We rose together and followed the slow tide toward the doors. By the time we pushed outside, microphones crowded close, and cameras washed my vision in a harsh white glare.

"Dr. McCabe—your thoughts on the sentence?"

"Will you testify before Congress about systematic medical abuse?"

"Do you consider this justice?"

The last question stopped me cold. Justice. Eighteen months for a woman who'd enabled torture while trying to protect the man she loved. David still couldn't sleep through the night. Iris was still dead. How do you weigh love against complicity?

"No comment today," Rowan said, wedging his body between the swarm and me. He guided me through the crush toward the parking garage.

I didn't have much choice about the second question. Congressional hearings were already scheduled.
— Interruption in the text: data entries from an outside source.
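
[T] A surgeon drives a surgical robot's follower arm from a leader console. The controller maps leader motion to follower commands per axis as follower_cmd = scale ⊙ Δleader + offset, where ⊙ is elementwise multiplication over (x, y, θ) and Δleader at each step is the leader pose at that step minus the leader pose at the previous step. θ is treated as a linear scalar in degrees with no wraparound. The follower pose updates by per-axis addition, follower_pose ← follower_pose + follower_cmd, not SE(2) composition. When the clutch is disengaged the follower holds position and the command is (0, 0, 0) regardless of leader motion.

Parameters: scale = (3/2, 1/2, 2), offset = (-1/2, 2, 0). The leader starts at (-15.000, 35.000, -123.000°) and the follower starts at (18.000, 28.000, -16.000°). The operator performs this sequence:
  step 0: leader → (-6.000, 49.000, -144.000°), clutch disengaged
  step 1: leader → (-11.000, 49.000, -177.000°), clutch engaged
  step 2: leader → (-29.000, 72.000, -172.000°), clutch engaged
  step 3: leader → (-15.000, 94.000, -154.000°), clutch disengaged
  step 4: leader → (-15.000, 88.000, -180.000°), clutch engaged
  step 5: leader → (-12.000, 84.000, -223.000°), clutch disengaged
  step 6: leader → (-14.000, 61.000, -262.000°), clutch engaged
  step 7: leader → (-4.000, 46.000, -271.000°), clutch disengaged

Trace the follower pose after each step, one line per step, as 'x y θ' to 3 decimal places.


step 0: Δleader=(9.000, 14.000, -21.000°), disengaged; cmd=(0,0,0) → follower holds at (18.000, 28.000, -16.000°)
step 1: Δleader=(-5.000, 0.000, -33.000°), engaged; cmd=(-8.000, 2.000, -66.000°) → follower=(10.000, 30.000, -82.000°)
step 2: Δleader=(-18.000, 23.000, 5.000°), engaged; cmd=(-27.500, 13.500, 10.000°) → follower=(-17.500, 43.500, -72.000°)
step 3: Δleader=(14.000, 22.000, 18.000°), disengaged; cmd=(0,0,0) → follower holds at (-17.500, 43.500, -72.000°)
step 4: Δleader=(0.000, -6.000, -26.000°), engaged; cmd=(-0.500, -1.000, -52.000°) → follower=(-18.000, 42.500, -124.000°)
step 5: Δleader=(3.000, -4.000, -43.000°), disengaged; cmd=(0,0,0) → follower holds at (-18.000, 42.500, -124.000°)
step 6: Δleader=(-2.000, -23.000, -39.000°), engaged; cmd=(-3.500, -9.500, -78.000°) → follower=(-21.500, 33.000, -202.000°)
step 7: Δleader=(10.000, -15.000, -9.000°), disengaged; cmd=(0,0,0) → follower holds at (-21.500, 33.000, -202.000°)

18.000 28.000 -16.000
10.000 30.000 -82.000
-17.500 43.500 -72.000
-17.500 43.500 -72.000
-18.000 42.500 -124.000
-18.000 42.500 -124.000
-21.500 33.000 -202.000
-21.500 33.000 -202.000


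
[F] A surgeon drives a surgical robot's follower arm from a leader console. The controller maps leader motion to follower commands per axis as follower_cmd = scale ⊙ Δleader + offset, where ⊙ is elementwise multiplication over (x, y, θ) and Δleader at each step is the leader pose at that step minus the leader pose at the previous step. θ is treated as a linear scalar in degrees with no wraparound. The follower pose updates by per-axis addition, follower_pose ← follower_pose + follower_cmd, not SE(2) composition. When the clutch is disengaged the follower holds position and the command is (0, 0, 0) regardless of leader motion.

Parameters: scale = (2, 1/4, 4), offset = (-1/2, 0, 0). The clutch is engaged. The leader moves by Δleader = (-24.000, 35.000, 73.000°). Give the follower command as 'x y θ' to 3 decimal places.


axis x: 2·-24.000 + -1/2 = -48.500
axis y: 1/4·35.000 + 0 = 8.750
axis θ: 4·73.000 + 0 = 292.000

-48.500 8.750 292.000


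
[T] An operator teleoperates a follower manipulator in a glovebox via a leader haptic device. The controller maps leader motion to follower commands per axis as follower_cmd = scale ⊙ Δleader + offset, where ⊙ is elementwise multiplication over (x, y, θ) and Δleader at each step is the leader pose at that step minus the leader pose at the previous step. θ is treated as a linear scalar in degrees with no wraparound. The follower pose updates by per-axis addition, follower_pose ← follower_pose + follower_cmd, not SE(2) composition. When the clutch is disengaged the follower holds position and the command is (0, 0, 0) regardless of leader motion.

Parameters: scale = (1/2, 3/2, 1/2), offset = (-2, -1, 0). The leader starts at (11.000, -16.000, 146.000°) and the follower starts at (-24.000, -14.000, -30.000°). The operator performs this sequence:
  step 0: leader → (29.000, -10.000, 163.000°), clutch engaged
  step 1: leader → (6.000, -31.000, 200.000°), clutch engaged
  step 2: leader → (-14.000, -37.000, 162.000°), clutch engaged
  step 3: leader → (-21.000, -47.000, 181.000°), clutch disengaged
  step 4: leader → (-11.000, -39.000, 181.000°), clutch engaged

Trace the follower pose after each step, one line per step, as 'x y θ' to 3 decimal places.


-17.000 -6.000 -21.500
-30.500 -38.500 -3.000
-42.500 -48.500 -22.000
-42.500 -48.500 -22.000
-39.500 -37.500 -22.000

step 0: Δleader=(18.000, 6.000, 17.000°), engaged; cmd=(7.000, 8.000, 8.500°) → follower=(-17.000, -6.000, -21.500°)
step 1: Δleader=(-23.000, -21.000, 37.000°), engaged; cmd=(-13.500, -32.500, 18.500°) → follower=(-30.500, -38.500, -3.000°)
step 2: Δleader=(-20.000, -6.000, -38.000°), engaged; cmd=(-12.000, -10.000, -19.000°) → follower=(-42.500, -48.500, -22.000°)
step 3: Δleader=(-7.000, -10.000, 19.000°), disengaged; cmd=(0,0,0) → follower holds at (-42.500, -48.500, -22.000°)
step 4: Δleader=(10.000, 8.000, 0.000°), engaged; cmd=(3.000, 11.000, 0.000°) → follower=(-39.500, -37.500, -22.000°)


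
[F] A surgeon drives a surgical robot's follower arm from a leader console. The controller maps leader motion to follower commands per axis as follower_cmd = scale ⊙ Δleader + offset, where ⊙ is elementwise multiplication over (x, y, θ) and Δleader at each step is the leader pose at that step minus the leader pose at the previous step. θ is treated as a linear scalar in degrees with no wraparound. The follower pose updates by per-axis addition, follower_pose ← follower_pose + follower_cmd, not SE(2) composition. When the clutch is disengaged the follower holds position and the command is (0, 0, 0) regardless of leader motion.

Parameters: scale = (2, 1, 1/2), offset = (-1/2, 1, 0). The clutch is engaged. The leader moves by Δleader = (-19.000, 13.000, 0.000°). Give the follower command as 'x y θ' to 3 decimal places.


-38.500 14.000 0.000

axis x: 2·-19.000 + -1/2 = -38.500
axis y: 1·13.000 + 1 = 14.000
axis θ: 1/2·0.000 + 0 = 0.000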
They wanted me in Washington, under oath, explaining how sophisticated psychological manipulation worked.

Thinking about it made my hands tremble.

"You don't have to," Rowan said three days later as we sat in my apartment, staring at the congressional subpoena.

It was on official letterhead from the Senate Committee on Health, Education, Labor, and Pensions. I was to speak about "systematic vulnerabilities in medical research oversight" and "therapeutic authority exploitation in clinical settings."
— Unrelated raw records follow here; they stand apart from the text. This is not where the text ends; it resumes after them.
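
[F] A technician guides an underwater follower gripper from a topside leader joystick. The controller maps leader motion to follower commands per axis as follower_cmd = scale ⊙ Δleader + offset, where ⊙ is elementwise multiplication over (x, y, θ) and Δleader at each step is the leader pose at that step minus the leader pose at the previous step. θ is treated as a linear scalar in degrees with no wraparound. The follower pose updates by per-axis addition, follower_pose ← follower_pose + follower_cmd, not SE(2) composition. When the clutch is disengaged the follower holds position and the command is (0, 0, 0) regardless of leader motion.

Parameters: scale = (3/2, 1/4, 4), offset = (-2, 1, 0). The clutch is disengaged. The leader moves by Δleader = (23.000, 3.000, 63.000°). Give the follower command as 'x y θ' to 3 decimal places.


0.000 0.000 0.000

clutch disengaged → follower holds; cmd = (0, 0, 0)


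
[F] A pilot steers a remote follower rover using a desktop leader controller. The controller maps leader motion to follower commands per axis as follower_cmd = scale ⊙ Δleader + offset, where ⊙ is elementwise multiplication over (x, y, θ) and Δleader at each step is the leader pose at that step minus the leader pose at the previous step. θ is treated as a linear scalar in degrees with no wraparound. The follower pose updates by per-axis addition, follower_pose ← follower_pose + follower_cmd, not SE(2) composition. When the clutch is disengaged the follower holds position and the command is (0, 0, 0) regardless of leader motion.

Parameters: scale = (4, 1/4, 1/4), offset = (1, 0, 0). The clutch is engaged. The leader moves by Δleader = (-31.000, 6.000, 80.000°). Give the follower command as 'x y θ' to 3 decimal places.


axis x: 4·-31.000 + 1 = -123.000
axis y: 1/4·6.000 + 0 = 1.500
axis θ: 1/4·80.000 + 0 = 20.000

-123.000 1.500 20.000


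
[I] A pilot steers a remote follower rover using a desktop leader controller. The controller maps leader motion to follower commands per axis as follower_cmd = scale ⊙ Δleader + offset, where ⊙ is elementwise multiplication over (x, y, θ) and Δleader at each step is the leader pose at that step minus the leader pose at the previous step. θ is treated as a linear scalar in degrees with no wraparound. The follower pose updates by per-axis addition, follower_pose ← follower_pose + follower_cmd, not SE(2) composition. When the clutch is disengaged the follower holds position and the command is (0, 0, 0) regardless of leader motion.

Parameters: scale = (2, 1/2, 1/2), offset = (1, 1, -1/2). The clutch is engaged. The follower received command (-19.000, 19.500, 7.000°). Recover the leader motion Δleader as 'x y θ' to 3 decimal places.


axis x: (-19.000 − 1) / (2) = -10.000
axis y: (19.500 − 1) / (1/2) = 37.000
axis θ: (7.000 − -1/2) / (1/2) = 15.000

-10.000 37.000 15.000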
On camera, I would have to explain how I'd willingly given myself up for torture.

"Don't I?" I asked. "Patricia sacrificed her freedom to expose the network. The least I can do is explain how it operated."

Rowan settled into the chair across from me, studying my face. "Miles, you don't owe them another voyage back through your trauma. The evidence speaks for itself."

"Ledgers and receipts don't explain the psychology." I touched the subpoena's thick paper. "They need to understand how predators like Harrow identify and exploit vulnerabilities. How they use therapeutic authority to manipulate trust."

"And you're the only person who can explain that?"

"I'm the only person who survived it intact enough to remember. Harrow's other victims can't testify. Some are dead. Others are too damaged. I'm functional enough to sit in front of cameras and describe what happened in clinical terms."

Rowan was quiet momentarily. "What scares you most about testifying?"

It was a therapeutic question, and it cut straight to the heart of it. "That I'll sound like I'm making excuses when they ask why I fell for her manipulation. I worry that I won't have an answer that makes sense to people who've never experienced systematic gaslighting."

Rowan reached out for me, weaving his fingers together with mine. "What would you tell a client who was preparing to testify about their trauma?"

My clinical training kicked in. "That their job isn't to be perfect. Speaking their truth is enough, even if their voice shakes."

"Smart therapist."

"Occasionally." I turned my hand over in his, palm to palm. "Will you come with me?"

"Try to keep me away."

Washington, D.C., in November was like Seattle with worse coffee and higher stakes. Our hotel room overlooked the Capitol building, a massive dome white against the gray sky. I'd spenttwo days preparing testimony, reducing my experiences to bullet points and numbered paragraphs.

The night before the hearing, I couldn't eat. Room service sat untouched while I paced between the bed and window, reviewing notes I'd already memorized.

"Miles." Rowan caught my arm as I passed. "Sit down. You're making me seasick."